LBE highlights include
Land Body Ecologies Festival London, 2023 (Wellcome Collection)
Stories of Solastalgia Book Authored by LBE, with over 50 contributors 2024 (Published by Lawrence Wishart)
Ogiek Cultural Center 2023 (established by OPDP as part of LBE)
First Batwa-led study on mental health impacts of conservation (produced by ABEG as part of LBE)
The Land Body Ecologies podcast 2022-24 Honorary Webby Award (Judges pick)
Advocacy side events 2022-24 ranging from the climate COPs to the UN Permanent Forum on Indigenous Issues
Ogiek elder Samuel stands in a glade in Mau Forest Complex
Single burnt tree after a forest fire in Ban Nong Tao
Lazy Man coffee workshops at LBE festival at Wellcome Collection.

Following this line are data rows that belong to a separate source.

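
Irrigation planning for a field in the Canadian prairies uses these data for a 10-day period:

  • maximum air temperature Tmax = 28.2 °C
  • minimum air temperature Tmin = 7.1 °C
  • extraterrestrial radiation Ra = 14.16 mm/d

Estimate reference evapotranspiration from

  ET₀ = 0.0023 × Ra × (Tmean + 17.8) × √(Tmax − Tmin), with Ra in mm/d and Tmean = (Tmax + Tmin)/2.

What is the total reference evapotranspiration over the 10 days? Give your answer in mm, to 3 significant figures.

53.0 mm

Tmean = (28.2 + 7.1)/2 = 17.65 °C
ET₀ = 0.0023 × 14.16 × (17.65 + 17.8) × √21.1 = 0.0023 × 14.16 × 35.45 × 4.5935 = 5.3034 mm/d
Over 10 days: 5.3034 × 10 = 53.034 mm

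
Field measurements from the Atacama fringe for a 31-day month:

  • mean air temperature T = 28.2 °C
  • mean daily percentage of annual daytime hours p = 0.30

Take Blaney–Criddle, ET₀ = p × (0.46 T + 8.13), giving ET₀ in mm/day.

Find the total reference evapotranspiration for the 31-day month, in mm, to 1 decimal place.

196.2 mm

ET₀ = 0.30 × (0.46 × 28.2 + 8.13) = 0.30 × 21.102 = 6.3306 mm/d
Monthly total = 6.3306 × 31 = 196.249 mm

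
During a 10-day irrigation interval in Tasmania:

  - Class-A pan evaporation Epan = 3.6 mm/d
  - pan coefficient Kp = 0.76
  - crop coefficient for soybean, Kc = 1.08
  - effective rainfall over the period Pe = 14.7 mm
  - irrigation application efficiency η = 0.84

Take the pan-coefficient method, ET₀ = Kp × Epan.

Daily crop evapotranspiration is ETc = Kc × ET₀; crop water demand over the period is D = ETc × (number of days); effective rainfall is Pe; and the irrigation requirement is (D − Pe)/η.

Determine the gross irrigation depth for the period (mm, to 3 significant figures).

17.7 mm

ET₀ = 0.76 × 3.6 = 2.7360 mm/d
ETc = Kc × ET₀ = 1.08 × 2.7360 = 2.9549 mm/d
Crop demand D = ETc × 10 d = 2.9549 × 10 = 29.549 mm
D − Pe = 29.549 − 14.7 = 14.849 mm
Gross irrigation = 14.849 / 0.84 = 17.677 mm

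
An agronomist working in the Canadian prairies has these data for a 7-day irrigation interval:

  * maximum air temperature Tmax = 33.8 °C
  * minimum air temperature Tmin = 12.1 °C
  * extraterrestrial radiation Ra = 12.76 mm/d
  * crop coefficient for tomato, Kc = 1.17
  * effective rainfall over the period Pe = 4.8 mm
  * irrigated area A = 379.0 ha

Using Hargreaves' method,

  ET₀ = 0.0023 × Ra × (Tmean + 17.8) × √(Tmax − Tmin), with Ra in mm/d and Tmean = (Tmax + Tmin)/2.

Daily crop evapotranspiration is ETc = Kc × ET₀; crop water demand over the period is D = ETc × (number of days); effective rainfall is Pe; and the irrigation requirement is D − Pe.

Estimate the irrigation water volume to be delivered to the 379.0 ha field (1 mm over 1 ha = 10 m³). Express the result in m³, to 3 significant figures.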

Jon Sironga (Mau Hub) talking to audiences about beehive making in the Stories of entanglement exhibition at Wellcome Collection.

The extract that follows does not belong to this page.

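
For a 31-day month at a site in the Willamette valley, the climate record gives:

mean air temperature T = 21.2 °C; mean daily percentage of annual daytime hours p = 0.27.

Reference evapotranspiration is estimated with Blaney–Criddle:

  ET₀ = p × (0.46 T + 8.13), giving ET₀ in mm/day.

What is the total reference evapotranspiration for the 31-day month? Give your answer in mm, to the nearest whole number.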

Land Body Ecologies is a transdisciplinary group that came together in 2019 to research the phenomenon of solastalgia. A developing field in global health, solastalgia is defined as the emotional or existential distress caused by environmental change, or commonly described as the feeling of homesickness while you are still at home. Through the lens of solastalgia, LBE aims to deepen understandings of the lived experiences of land trauma across land dependent and Indigenous communities.
LBE's work is anchored and led within 7 global communities through a live network of hubs in the Arctic, Kenya, Uganda, India, Sápmi, Thailand and the UK. Together we have been examining where land, territories and the human body are sites of simultaneous trauma and the ways in which different forms of environmental degradation can unmoor us.

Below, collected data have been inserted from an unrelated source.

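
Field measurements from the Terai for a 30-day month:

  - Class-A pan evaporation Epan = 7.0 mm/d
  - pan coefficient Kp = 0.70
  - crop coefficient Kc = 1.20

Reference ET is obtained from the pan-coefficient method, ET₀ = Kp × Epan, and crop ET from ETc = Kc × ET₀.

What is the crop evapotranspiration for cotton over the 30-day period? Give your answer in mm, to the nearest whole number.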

Our work includes artworks, advocacy, publications, cultural preservation and activism.
Press
BBC World Service The Evidence: Exploring the concept of solastalgia
Global Hubs
Arctic
Finland
In the late 1940s, Kemijoki, the longest river in Finland, was dammed as part of major post-war reconstruction projects – hydropower plants and roads built to serve a more efficient forest industry. The dam has led to innumerable losses for local communities – loss of salmon, river-activities, significant places and landscapes. The damming of Kemijoki caused overwhelming cultural, social, ecological, physical and mental challenges.
Bannerghatta
India
Bannerghatta sits on the outskirts of Bangalore. In 1974, it was declared a national park, stipulating that no human activities take place except those in interest of wildlife conservation. Diverse tribal communities who call the region home, are now being squeezed between rapid urban sprawl and land being fenced off for conservation, and the economic and cultural activities upon which they rely increasingly criminalised.
Bwindi
Uganda
Batwa are a hunter-gatherer community, historically inhabiting vast stretches of the biodiverse-rich equatorial forests. Having been forcibly and violently removed from their homeland by government authorities in the name of wildlife and forest conservation in the early 1990’s, Batwa culture and health are now seriously threatened, and with it hundreds of years of invaluable ecological stewardship knowledge.
Ban Nong Tao
Thailand
Ban Nong Tao is home to the Pgak’yau (Karen) community, who practice a 700-year-old tradition of rotational farming to sustainably grow and manage forest resources. Ongoing land reclassification and more recent carbon credit schemes, are resulting in loss of land, culture and spiritual connections for Pgak’yau, devaluing traditional knowledge and fundamental beliefs on how to live in balance with nature.
Mau Forest
Kenya
Ogiek are a forest-dwelling, hunter-gatherer community and have been custodians of Mau Forest for generations. For decades, Mau Ogiek have suffered forced evictions from their ancestral land by the Kenyan Government, without consultation or compensation, disrupting Ogiek’s cultural practices and livelihoods, and causing perpetual displacement and multi-generational trauma.
Sápmi
Sámi territories
Sámi people are Indigenous Peoples native to Sápmi, a region spanning the northern part of the Scandinavian and Kola Peninsulas. For decades, national governments have failed to involve Sámi in land-use decision-making in a full and fair capacity. Sámi face repeated land-use competition coupled with changing climates, harming livelihoods, human and ecosystem health, and spiritual ties to the land.